What founders actually get

A managed VA agency will typically charge £2,000 to £3,000 per month for dedicated part-time executive support – around half the monthly cost of a full-time in-house appointment, excluding the staff costs.

But what I hear most from founders isn’t the money. It’s about speed and flexibility. A founder going through a funding round needs intensive support for 8 weeks and then gentler support after that. An in-house employee cannot be as flexible. A founder with three companies needs someone who can handle the complexities of multiple calendars and stakeholder groups simultaneously – and a pre-trained EA from a specialist agency comes with the frameworks to do just that.

The virtual executive assistant model, in which a remote EA acts as a strategic partner rather than a task pursuer, has matured to the point where it actually competes with in-house hiring on quality, not just cost. VA agencies serving UK founders, such as DonnaPro, have built their entire model on this flexibility and typically offer 60-day trial periods without contracts – something unheard of in traditional employment arrangements.

The objections that still exist – and those that don’t

Not every founder should use a VA agency. If your company requires more than 30 hours of weekly support and you value someone’s physical presence, an internal EA is still the right choice. The cultural integration and personal availability of a dedicated employee are real benefits that remote support cannot fully replicate.

The objection that no longer applies is the trust argument. After years of fully remote working relationships that have proven successful across all industries, concerns that a remote assistant won’t be able to handle sensitive information or communicate with investors have largely dissipated. Modern EA agencies enforce GDPR compliance, background checks, and confidentiality agreements as standard – often with greater rigor than a typical internal hiring process.

Where does this lead next?

The trend will not reverse. The cost of employment in the UK continues to rise. The pool of qualified, English-speaking professionals across the EU remains large. And founders who have experienced the flexibility of agency-based support rarely return to the traditional model.

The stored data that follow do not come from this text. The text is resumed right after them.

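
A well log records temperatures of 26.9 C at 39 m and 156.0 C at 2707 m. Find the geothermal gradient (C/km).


dT = 156.0 - 26.9 = 129.1 C
dz = 2707 - 39 = 2668 m
gradient = dT/dz * 1000 = 129.1/2668 * 1000 = 48.3883 C/km

48.3883


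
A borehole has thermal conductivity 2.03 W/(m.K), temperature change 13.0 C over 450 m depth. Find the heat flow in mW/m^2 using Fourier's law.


q = k * dT / dz * 1000
= 2.03 * 13.0 / 450 * 1000
= 0.058644 * 1000
= 58.6444 mW/m^2

58.6444


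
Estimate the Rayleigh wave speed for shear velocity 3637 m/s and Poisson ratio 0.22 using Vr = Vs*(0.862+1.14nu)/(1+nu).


Numerator factor = 0.862 + 1.14*0.22 = 1.1128
Denominator = 1 + 0.22 = 1.22
Vr = 3637 * 1.1128 / 1.22 = 3317.42 m/s

3317.42


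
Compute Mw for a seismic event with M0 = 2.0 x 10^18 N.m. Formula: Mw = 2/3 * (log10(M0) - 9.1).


log10(M0) = log10(2.0 x 10^18) = 18.301
Mw = 2/3 * (18.301 - 9.1)
= 2/3 * 9.201
= 6.13

6.13


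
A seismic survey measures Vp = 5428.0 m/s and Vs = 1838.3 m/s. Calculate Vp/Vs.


Vp/Vs = 5428.0 / 1838.3
= 2.9527

2.9527


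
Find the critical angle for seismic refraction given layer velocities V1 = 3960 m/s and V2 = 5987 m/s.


V1/V2 = 3960/5987 = 0.661433
theta_c = arcsin(0.661433) = 41.4093 degrees

41.4093


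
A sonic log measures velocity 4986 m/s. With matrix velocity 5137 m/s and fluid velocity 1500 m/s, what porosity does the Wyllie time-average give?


1/V - 1/Vm = 1/4986 - 1/5137 = 5.9e-06
1/Vf - 1/Vm = 1/1500 - 1/5137 = 0.000472
phi = 5.9e-06 / 0.000472 = 0.0125

0.0125


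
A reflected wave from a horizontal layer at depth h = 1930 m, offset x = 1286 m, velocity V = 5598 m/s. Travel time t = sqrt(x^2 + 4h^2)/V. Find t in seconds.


x^2 + 4h^2 = 1286^2 + 4*1930^2 = 1653796 + 14899600 = 16553396
sqrt(16553396) = 4068.5865
t = 4068.5865 / 5598 = 0.7268 s

0.7268


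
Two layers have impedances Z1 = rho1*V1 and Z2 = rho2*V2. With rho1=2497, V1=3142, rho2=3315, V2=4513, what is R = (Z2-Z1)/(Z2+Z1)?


Z1 = 2497 * 3142 = 7845574
Z2 = 3315 * 4513 = 14960595
R = (14960595 - 7845574) / (14960595 + 7845574) = 7115021 / 22806169 = 0.312

0.312


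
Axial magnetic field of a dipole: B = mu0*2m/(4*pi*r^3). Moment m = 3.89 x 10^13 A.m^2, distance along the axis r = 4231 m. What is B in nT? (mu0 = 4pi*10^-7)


m = 3.89 x 10^13 = 38900000000000 A.m^2
2m = 77800000000000 A.m^2
r^3 = 4231^3 = 75740658391
B = (4pi*10^-7) * 77800000000000 / (4*pi * 75740658391) * 1e9
= 97766363.379714 / 951785183916.88 * 1e9
= 102718.9381 nT

102718.9381


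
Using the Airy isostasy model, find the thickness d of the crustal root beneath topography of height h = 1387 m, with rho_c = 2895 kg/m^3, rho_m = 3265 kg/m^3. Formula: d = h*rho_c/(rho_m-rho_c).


rho_m - rho_c = 3265 - 2895 = 370
d = 1387 * 2895 / 370
= 4015365 / 370
= 10852.34 m

10852.34


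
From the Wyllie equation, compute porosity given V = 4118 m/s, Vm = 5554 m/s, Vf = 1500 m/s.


1/V - 1/Vm = 1/4118 - 1/5554 = 6.279e-05
1/Vf - 1/Vm = 1/1500 - 1/5554 = 0.00048662
phi = 6.279e-05 / 0.00048662 = 0.129

0.129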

For UK founders currently weighing up this decision, the practical advice is simple. If you spend more than 10-15 hours per week on operational tasks and your business generates enough revenue to invest £2,000-£3,000 per month in support, a VA agency like DonnaPro, which specializes in supporting UK founders, is a low-risk place to start. Most offer short trial periods, and the benefit is significant. Not just in the hours you regain, but also in the freedom that comes when you finally have someone who can competently do the work that was stressing you out.

The founders who are currently building the most resilient businesses in the UK are not the ones doing everything themselves. They’re the ones who figured out earlier than their competitors that the smartest use of their time isn’t managing their inbox.